Far from being a guarantee of a greener future, the revival of nuclear power would be a costly cul-de-sac. Au contraire, nuclear energy can be cheap, clean, abundant and secure. Europe will never meet its carbon emissions targets by wind and solar power alone.
Two visions of the nuclear future – a sceptical British view and the enthusiastic official French view – collided head on at yesterday's Lyon environmental conference.
Tom Burke, a former head of Friends of the Earth and a leading anti-nuclear campaigner, took his nuclear scepticism into the most pro-nuclear, and nuclear-dependent, country in Europe. He was opposed by France's "Monsieur Nucléaire", François Roussely, former president of Electricité de France (EDF) and the man charged by President Nicolas Sarkozy with charting France's nuclear future.

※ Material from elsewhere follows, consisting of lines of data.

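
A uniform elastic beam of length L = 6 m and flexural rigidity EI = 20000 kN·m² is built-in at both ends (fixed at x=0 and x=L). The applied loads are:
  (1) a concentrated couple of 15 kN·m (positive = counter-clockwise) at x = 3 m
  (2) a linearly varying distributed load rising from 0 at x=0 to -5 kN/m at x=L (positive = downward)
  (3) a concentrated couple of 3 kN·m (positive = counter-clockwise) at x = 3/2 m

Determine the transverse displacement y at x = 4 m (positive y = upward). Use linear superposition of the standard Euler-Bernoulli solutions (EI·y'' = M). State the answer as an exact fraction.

Load 1 — applied couple M₀=15 kN·m at a=3 m (b=L-a=3):
  y_1 = (R_Ax³/6 - M_Ax²/2 - M₀(x-a)²/2)/EI  [x>a] with R_A=15/4, M_A=15/4 = ((15/4)·4³/6 - (15/4)·4²/2 - 15·(4-3)²/2)/20000 = 1/8000 m
Load 2 — triangular load w₀=-5 kN/m (0→w₀ over full span):
  y_2 = -w₀x²(L-x)²(x+2L)/(120LEI) = -(-5)·4²·(6-4)²·(4+2·6)/(120·6·20000) = 2/5625 m
Load 3 — applied couple M₀=3 kN·m at a=3/2 m (b=L-a=9/2):
  y_3 = (R_Ax³/6 - M_Ax²/2 - M₀(x-a)²/2)/EI  [x>a] with R_A=9/16, M_A=-9/16 = ((9/16)·4³/6 - (-9/16)·4²/2 - 3·(4-(3/2))²/2)/20000 = 9/160000 m
Superposition: y = Σ y_i = 773/1440000 m ≈ 0.000537 m

y(4) = 773/1440000 m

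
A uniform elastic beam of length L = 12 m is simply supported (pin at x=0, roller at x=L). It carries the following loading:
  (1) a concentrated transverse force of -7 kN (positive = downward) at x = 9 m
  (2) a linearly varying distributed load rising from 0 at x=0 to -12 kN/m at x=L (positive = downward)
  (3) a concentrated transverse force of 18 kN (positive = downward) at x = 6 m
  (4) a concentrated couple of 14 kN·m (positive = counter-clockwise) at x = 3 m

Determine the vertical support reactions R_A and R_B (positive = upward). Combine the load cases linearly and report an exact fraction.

R_A = -187/12 kN, R_B = -545/12 kN

Load 1 — point force P=-7 kN at a=9 m (b=L-a=3):
  R_A = Pb/L = (-7)·3/12 = -7/4 kN
  R_B = Pa/L = (-7)·9/12 = -21/4 kN
Load 2 — triangular load w₀=-12 kN/m (0→w₀ over full span):
  R_A = w₀L/6 = (-12)·12/6 = -24 kN
  R_B = w₀L/3 = (-12)·12/3 = -48 kN
Load 3 — point force P=18 kN at a=6 m (b=L-a=6):
  R_A = Pb/L = 18·6/12 = 9 kN
  R_B = Pa/L = 18·6/12 = 9 kN
Load 4 — applied couple M₀=14 kN·m at a=3 m (b=L-a=9):
  R_A = M₀/L = 14/12 = 7/6 kN
  R_B = -M₀/L = -14/12 = -7/6 kN
Superposition: R_A = -187/12 kN, R_B = -545/12 kN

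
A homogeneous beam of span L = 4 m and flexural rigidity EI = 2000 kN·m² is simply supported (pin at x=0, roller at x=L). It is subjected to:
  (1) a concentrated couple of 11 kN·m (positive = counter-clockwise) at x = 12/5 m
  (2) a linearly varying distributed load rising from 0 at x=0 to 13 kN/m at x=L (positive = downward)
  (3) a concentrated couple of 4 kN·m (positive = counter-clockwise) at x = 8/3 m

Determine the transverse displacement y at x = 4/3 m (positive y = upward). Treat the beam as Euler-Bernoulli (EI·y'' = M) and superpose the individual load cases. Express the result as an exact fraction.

y(4/3) = -27604/2278125 m

Load 1 — applied couple M₀=11 kN·m at a=12/5 m (b=L-a=8/5):
  y_1 = (M₀x³/(6L)+C₁x)/EI  [x≤a] with C₁=M₀(3b²-L²)/(6L)=-286/75 = (11·(4/3)³/(6·4)+(-286/75)·(4/3))/2000 = -506/253125 m
Load 2 — triangular load w₀=13 kN/m (0→w₀ over full span):
  y_2 = -w₀x(7L⁴-10L²x²+3x⁴)/(360LEI) = -13·(4/3)·(7·4⁴-10·4²·(4/3)²+3·(4/3)⁴)/(360·4·2000) = -832/91125 m
Load 3 — applied couple M₀=4 kN·m at a=8/3 m (b=L-a=4/3):
  y_3 = (M₀x³/(6L)+C₁x)/EI  [x≤a] with C₁=M₀(3b²-L²)/(6L)=-16/9 = (4·(4/3)³/(6·4)+(-16/9)·(4/3))/2000 = -2/2025 m
Superposition: y = Σ y_i = -27604/2278125 m ≈ -0.012117 m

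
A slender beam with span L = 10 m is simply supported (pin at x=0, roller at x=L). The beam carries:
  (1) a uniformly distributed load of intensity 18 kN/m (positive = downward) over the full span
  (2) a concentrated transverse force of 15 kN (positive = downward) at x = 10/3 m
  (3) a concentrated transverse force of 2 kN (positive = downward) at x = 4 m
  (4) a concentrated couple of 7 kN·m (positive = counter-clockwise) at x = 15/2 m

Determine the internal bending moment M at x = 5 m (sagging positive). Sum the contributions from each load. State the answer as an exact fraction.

Load 1 — uniform load w=18 kN/m over full span:
  M_1 = wx(L-x)/2 = 18·5·(10-5)/2 = 225 kN·m
Load 2 — point force P=15 kN at a=10/3 m (b=L-a=20/3):
  M_2 = Pa(L-x)/L  [x>a] = 15·(10/3)·(10-5)/10 = 25 kN·m
Load 3 — point force P=2 kN at a=4 m (b=L-a=6):
  M_3 = Pa(L-x)/L  [x>a] = 2·4·(10-5)/10 = 4 kN·m
Load 4 — applied couple M₀=7 kN·m at a=15/2 m (b=L-a=5/2):
  M_4 = M₀x/L  [x≤a] = 7·5/10 = 7/2 kN·m
Superposition: M = Σ M_i = 515/2 kN·m ≈ 257.500000 kN·m

M(5) = 515/2 kN·m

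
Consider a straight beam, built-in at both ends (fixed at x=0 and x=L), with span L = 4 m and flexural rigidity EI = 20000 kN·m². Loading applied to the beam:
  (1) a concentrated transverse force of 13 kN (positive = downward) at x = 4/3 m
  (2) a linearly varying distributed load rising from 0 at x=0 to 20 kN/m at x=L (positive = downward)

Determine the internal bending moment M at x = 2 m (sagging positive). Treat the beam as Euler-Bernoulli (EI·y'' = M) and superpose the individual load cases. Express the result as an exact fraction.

Load 1 — point force P=13 kN at a=4/3 m (b=L-a=8/3):
  M_1 = Pa²(a+3b)(L-x)/L³ - Pa²b/L²  [x>a] = 13·(4/3)²·((4/3)+3·(8/3))·(4-2)/4³ - 13·(4/3)²·(8/3)/4² = 26/9 kN·m
Load 2 — triangular load w₀=20 kN/m (0→w₀ over full span):
  M_2 = 3w₀Lx/20 - w₀L²/30 - w₀x³/(6L) = 3·20·4·2/20 - 20·4²/30 - 20·2³/(6·4) = 20/3 kN·m
Superposition: M = Σ M_i = 86/9 kN·m ≈ 9.555556 kN·m

M(2) = 86/9 kN·m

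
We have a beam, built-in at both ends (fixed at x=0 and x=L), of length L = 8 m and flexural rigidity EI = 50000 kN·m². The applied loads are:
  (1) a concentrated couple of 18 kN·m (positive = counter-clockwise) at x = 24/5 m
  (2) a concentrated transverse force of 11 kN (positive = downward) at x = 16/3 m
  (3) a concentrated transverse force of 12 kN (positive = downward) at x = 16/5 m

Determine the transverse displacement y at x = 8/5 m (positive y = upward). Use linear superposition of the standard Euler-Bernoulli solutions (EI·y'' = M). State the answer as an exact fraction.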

Mr Burke, a regular adviser to British energy ministers and the Foreign Office, said his anti-nuclear arguments went beyond fear of radioactive leaks or the proliferation of nuclear arms, or worries about waste. A nuclear revival would soak up the "capital and skills" which would be better invested in "more reliable and less costly low-carbon energy technologies".
Mr Roussely said there were three arguments for nuclear power. It was clean, cheap and more secure, geo-politically, than oil or gas.